Schon zur Frühstückszeit teilt Manuela Schwesig im Radio aus. Die Regierung Merkel, erzählt das Gesicht Ostdeutschlands im Kompetenzteam von SPD-Kanzlerkandidat Peer Steinbrück, habe die Bürger im Osten der Republik »belogen und betrogen«; trotz vollmundiger Ankündigungen gebe es noch immer keine Rentengerechtigkeit. 43 Tage vor der Wahl scheinen die Sozialdemokraten doch den Angriffsmodus aktivieren zu wollen. Martin Dulig, der sächsische SPD-Landeschef, wirkt kurz nach dem Frühstück erleichtert. Sein knapper Kommentar vor der Händelhalle in Halle (Saale): »Zeit wird´s.«

Nach Halle hat die SPD eingeladen, um unter Beweis zu stellen, dass sie sich nicht zuletzt um den Osten kümmert. »Neue Impulse für Ostdeutschland« heißt die Veranstaltung, zu der rund 800 Mitglieder und Sympathisanten angereist sind und die als »Themenkonferenz« angekündigt wird – ein etwas hochtrabendes Etikett für einen Vormittag, an dem Kanzlerkandidat Peer Steinbrück ein gutes Stündchen referiert und dann ein halbes Dutzend prominenter Ost-Genossen auf dem Podium diskutieren darf. Sogar ein paar Fragen aus dem Saal werden beantwortet – freilich nicht durch Steinbrück.

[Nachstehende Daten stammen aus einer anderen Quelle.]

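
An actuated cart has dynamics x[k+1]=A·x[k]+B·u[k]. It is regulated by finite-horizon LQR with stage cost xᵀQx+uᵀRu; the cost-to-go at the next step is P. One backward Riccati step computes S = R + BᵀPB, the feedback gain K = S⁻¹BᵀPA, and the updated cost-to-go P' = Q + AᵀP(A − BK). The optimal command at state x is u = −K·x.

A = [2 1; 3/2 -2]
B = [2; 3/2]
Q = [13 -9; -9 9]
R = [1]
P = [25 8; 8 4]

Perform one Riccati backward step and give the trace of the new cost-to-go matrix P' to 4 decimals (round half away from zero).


BᵀP = [62.0000 22.0000]
S = R + BᵀPB = [1] + [157.0000] = [158.0000]
BᵀPA = [157.0000 18.0000]
K = S⁻¹·BᵀPA = [0.9937 0.1139]
A−BK = [0.0127 0.7722; 0.0095 -2.1709]
AᵀP(A−BK) = [0.9937 0.1139; 0.1139 6.9494]
P' = Q + AᵀP(A−BK) = [13.9937 -8.8861; -8.8861 15.9494]
tr(P') = 29.9430

29.9430


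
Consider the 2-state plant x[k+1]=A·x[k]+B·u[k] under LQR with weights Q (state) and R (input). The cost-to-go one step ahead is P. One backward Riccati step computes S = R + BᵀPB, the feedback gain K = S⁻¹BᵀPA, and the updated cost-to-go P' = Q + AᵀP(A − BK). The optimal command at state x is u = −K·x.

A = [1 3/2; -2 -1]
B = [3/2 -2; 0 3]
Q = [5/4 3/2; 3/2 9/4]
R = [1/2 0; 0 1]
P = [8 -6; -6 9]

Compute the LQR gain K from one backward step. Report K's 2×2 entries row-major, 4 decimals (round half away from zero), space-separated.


-0.1571 0.5143 -0.6452 -0.3429

BᵀP = [12.0000 -9.0000; -34.0000 39.0000]
S = R + BᵀPB = [1/2 0; 0 1] + [18.0000 -51.0000; -51.0000 185.0000] = [18.5000 -51.0000; -51.0000 186.0000]
BᵀPA = [30.0000 27.0000; -112.0000 -90.0000]
K = S⁻¹·BᵀPA = [-0.1571 0.5143; -0.6452 -0.3429]
A−BK = [-0.0548 0.0429; -0.0643 0.0286]
AᵀP(A−BK) = [0.4476 0.1714; 0.1714 0.2571]
P' = Q + AᵀP(A−BK) = [1.6976 1.6714; 1.6714 2.5071]
tr(P') = 4.2048


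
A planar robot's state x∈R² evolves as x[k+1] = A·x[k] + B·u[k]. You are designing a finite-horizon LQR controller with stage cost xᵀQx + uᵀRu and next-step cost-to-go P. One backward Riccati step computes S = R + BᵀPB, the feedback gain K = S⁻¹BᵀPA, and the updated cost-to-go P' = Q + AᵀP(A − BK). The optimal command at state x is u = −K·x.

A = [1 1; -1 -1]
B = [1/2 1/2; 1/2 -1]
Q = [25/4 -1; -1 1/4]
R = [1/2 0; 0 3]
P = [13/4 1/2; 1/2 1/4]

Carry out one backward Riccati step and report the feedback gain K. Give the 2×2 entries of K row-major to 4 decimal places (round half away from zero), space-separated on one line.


0.8608 0.8608 0.1799 0.1799

BᵀP = [1.8750 0.3750; 1.1250 0.0000]
S = R + BᵀPB = [1/2 0; 0 3] + [1.1250 0.5625; 0.5625 0.5625] = [1.6250 0.5625; 0.5625 3.5625]
BᵀPA = [1.5000 1.5000; 1.1250 1.1250]
K = S⁻¹·BᵀPA = [0.8608 0.8608; 0.1799 0.1799]
A−BK = [0.4797 0.4797; -1.2505 -1.2505]
AᵀP(A−BK) = [1.0064 1.0064; 1.0064 1.0064]
P' = Q + AᵀP(A−BK) = [7.2564 0.0064; 0.0064 1.2564]
tr(P') = 8.5128


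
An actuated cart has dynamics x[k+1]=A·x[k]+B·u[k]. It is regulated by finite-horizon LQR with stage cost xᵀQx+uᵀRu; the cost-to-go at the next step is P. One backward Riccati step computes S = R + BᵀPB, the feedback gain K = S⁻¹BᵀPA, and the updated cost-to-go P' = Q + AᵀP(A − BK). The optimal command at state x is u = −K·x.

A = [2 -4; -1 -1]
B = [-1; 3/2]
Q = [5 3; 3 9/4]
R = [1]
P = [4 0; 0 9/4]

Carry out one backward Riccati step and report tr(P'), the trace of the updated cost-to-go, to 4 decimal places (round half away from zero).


BᵀP = [-4.0000 3.3750]
S = R + BᵀPB = [1] + [9.0625] = [10.0625]
BᵀPA = [-11.3750 12.6250]
K = S⁻¹·BᵀPA = [-1.1304 1.2547]
A−BK = [0.8696 -2.7453; 0.6957 -2.8820]
AᵀP(A−BK) = [5.3913 -15.4783; -15.4783 50.4099]
P' = Q + AᵀP(A−BK) = [10.3913 -12.4783; -12.4783 52.6599]
tr(P') = 63.0512

63.0512


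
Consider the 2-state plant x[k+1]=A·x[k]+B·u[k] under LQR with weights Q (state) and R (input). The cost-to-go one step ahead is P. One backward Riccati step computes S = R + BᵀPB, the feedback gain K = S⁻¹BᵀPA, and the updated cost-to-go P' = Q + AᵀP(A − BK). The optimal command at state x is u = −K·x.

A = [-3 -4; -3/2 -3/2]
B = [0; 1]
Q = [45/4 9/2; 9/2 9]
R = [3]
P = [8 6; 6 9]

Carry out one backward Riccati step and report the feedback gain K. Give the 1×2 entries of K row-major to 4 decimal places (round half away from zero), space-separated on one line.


-2.6250 -3.1250

BᵀP = [6.0000 9.0000]
S = R + BᵀPB = [3] + [9.0000] = [12.0000]
BᵀPA = [-31.5000 -37.5000]
K = S⁻¹·BᵀPA = [-2.6250 -3.1250]
A−BK = [-3.0000 -4.0000; 1.1250 1.6250]
AᵀP(A−BK) = [63.5625 80.8125; 80.8125 103.0625]
P' = Q + AᵀP(A−BK) = [74.8125 85.3125; 85.3125 112.0625]
tr(P') = 186.8750


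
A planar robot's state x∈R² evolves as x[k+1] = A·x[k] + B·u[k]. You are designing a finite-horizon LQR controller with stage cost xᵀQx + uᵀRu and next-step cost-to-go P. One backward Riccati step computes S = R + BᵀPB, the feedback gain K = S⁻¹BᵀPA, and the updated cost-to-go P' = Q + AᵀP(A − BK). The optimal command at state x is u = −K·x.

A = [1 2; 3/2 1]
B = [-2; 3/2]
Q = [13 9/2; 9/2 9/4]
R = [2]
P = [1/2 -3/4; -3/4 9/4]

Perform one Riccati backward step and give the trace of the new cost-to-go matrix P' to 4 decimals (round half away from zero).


17.7995

BᵀP = [-2.1250 4.8750]
S = R + BᵀPB = [2] + [11.5625] = [13.5625]
BᵀPA = [5.1875 0.6250]
K = S⁻¹·BᵀPA = [0.3825 0.0461]
A−BK = [1.7650 2.0922; 0.9263 0.9309]
AᵀP(A−BK) = [1.3283 1.1359; 1.1359 1.2212]
P' = Q + AᵀP(A−BK) = [14.3283 5.6359; 5.6359 3.4712]
tr(P') = 17.7995


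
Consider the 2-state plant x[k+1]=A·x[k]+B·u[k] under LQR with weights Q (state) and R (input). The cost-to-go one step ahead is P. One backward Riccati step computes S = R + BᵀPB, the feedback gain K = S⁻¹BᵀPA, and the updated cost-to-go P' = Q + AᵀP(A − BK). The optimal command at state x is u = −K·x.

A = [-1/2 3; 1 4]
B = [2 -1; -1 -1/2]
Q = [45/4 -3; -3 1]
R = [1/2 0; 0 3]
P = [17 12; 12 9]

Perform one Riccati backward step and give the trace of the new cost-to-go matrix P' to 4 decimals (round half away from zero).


42.5250

BᵀP = [22.0000 15.0000; -23.0000 -16.5000]
S = R + BᵀPB = [1/2 0; 0 3] + [29.0000 -29.5000; -29.5000 31.2500] = [29.5000 -29.5000; -29.5000 34.2500]
BᵀPA = [4.0000 126.0000; -5.0000 -135.0000]
K = S⁻¹·BᵀPA = [-0.0749 2.3764; -0.2105 -1.8947]
A−BK = [-0.5607 -3.6476; 0.8198 5.4291]
AᵀP(A−BK) = [0.4971 3.5205; 3.5205 29.7779]
P' = Q + AᵀP(A−BK) = [11.7471 0.5205; 0.5205 30.7779]
tr(P') = 42.5250


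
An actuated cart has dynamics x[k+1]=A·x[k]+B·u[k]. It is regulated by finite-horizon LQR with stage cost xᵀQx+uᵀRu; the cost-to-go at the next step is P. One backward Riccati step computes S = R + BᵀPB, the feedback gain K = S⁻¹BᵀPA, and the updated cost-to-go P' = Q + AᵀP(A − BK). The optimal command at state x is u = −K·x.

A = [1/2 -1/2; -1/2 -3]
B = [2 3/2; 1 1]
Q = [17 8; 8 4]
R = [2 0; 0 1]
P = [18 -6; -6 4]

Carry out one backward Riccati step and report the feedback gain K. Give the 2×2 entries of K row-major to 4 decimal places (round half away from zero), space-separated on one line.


0.3578 0.6983 -0.0086 -0.7759

BᵀP = [30.0000 -8.0000; 21.0000 -5.0000]
S = R + BᵀPB = [2 0; 0 1] + [52.0000 37.0000; 37.0000 26.5000] = [54.0000 37.0000; 37.0000 27.5000]
BᵀPA = [19.0000 9.0000; 13.0000 4.5000]
K = S⁻¹·BᵀPA = [0.3578 0.6983; -0.0086 -0.7759]
A−BK = [-0.2026 -0.7328; -0.8491 -2.9224]
AᵀP(A−BK) = [1.8147 5.8190; 5.8190 19.7069]
P' = Q + AᵀP(A−BK) = [18.8147 13.8190; 13.8190 23.7069]
tr(P') = 42.5216


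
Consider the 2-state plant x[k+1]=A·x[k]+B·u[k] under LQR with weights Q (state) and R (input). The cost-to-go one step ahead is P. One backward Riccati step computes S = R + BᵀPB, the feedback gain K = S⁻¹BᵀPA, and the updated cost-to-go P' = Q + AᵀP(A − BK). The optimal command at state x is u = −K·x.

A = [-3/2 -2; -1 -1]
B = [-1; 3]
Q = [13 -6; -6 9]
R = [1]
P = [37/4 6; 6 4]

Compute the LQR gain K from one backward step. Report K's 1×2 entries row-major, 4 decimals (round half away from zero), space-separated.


BᵀP = [8.7500 6.0000]
S = R + BᵀPB = [1] + [9.2500] = [10.2500]
BᵀPA = [-19.1250 -23.5000]
K = S⁻¹·BᵀPA = [-1.8659 -2.2927]
A−BK = [-3.3659 -4.2927; 4.5976 5.8780]
AᵀP(A−BK) = [7.1280 8.9024; 8.9024 11.1220]
P' = Q + AᵀP(A−BK) = [20.1280 2.9024; 2.9024 20.1220]
tr(P') = 40.2500

-1.8659 -2.2927


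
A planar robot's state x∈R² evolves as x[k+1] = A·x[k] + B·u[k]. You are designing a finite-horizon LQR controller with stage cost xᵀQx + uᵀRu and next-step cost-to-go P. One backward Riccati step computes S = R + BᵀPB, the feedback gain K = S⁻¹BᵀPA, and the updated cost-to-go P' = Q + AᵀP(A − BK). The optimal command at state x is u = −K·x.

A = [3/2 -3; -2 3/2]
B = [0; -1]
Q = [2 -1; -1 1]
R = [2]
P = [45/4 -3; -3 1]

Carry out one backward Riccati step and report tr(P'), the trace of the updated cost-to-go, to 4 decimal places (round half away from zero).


BᵀP = [3.0000 -1.0000]
S = R + BᵀPB = [2] + [1.0000] = [3.0000]
BᵀPA = [6.5000 -10.5000]
K = S⁻¹·BᵀPA = [2.1667 -3.5000]
A−BK = [1.5000 -3.0000; 0.1667 -2.0000]
AᵀP(A−BK) = [33.2292 -55.6250; -55.6250 93.7500]
P' = Q + AᵀP(A−BK) = [35.2292 -56.6250; -56.6250 94.7500]
tr(P') = 129.9792

129.9792


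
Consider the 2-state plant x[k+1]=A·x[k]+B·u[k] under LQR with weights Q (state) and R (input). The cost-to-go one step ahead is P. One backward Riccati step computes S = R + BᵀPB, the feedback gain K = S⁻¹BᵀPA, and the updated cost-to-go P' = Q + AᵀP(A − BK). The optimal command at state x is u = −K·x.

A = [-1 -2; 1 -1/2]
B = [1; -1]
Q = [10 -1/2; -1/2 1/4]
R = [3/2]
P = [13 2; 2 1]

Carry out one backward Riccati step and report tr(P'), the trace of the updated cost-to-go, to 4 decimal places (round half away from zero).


23.7826

BᵀP = [11.0000 1.0000]
S = R + BᵀPB = [3/2] + [10.0000] = [11.5000]
BᵀPA = [-10.0000 -22.5000]
K = S⁻¹·BᵀPA = [-0.8696 -1.9565]
A−BK = [-0.1304 -0.0435; 0.1304 -2.4565]
AᵀP(A−BK) = [1.3043 2.9348; 2.9348 12.2283]
P' = Q + AᵀP(A−BK) = [11.3043 2.4348; 2.4348 12.4783]
tr(P') = 23.7826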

Immerhin hat die PR-Maschine für die Veranstaltung gut funktioniert, wenngleich vermutlich nicht so, wie man sich das in der SPD-Zentrale vorgestellt hat. Schon einige Tage vor der Konferenz hatte Steinbrück unfreiwillig große Aufmerksamkeit auf das Thema Ostdeutschland gelenkt, indem er seiner Kontrahentin, der CDU-Bundeskanzlerin Angela Merkel, echte Leidenschaft für Europa absprach – unter Hinweis auf ihre Herkunft Ost. Die Aufregung war groß, nicht nur in den Medien, sondern auch in der Partei. Man sei es ja gewohnt, Steinbrück für Äußerungen zu verteidigen, die aus dem Zusammenhang gerissen worden seien, sagt ein ostdeutscher Sozialdemokrat. Das Problem diesmal, merkt er etwas resigniert an, sei aber: »Er meint das wirklich so.«

Also ist Steinbrück wieder einmal genötigt, Scherben aufzukehren und Porzellan zu kitten, statt die, wie er selbst gern formuliert, »Kavallerie zu satteln«. Er bitte, ihn nicht misszuverstehen, betont er in einem »Einschub aus aktuellem Grund«: Er wolle die Ostdeutschen keinesfalls alle in einen Topf werfen, und seine Äußerung über die Kanzlerin bedeute nicht, dass er den Menschen im Osten eine »regional bedingt Distanz zu Europa« unterstelle. Steinbrück erinnert daran, dass Bewegungen wie die tschechische »Charta 77« für ein »Zurück nach Europa« gestanden hätten. Der Beifall im Saal klingt fast erleichtert. Ob die Klarstellung auch beim ostdeutschen Wähler ankommt oder der Kandidat den Makel des herablassenden Wessis behält, bleibt abzuwarten.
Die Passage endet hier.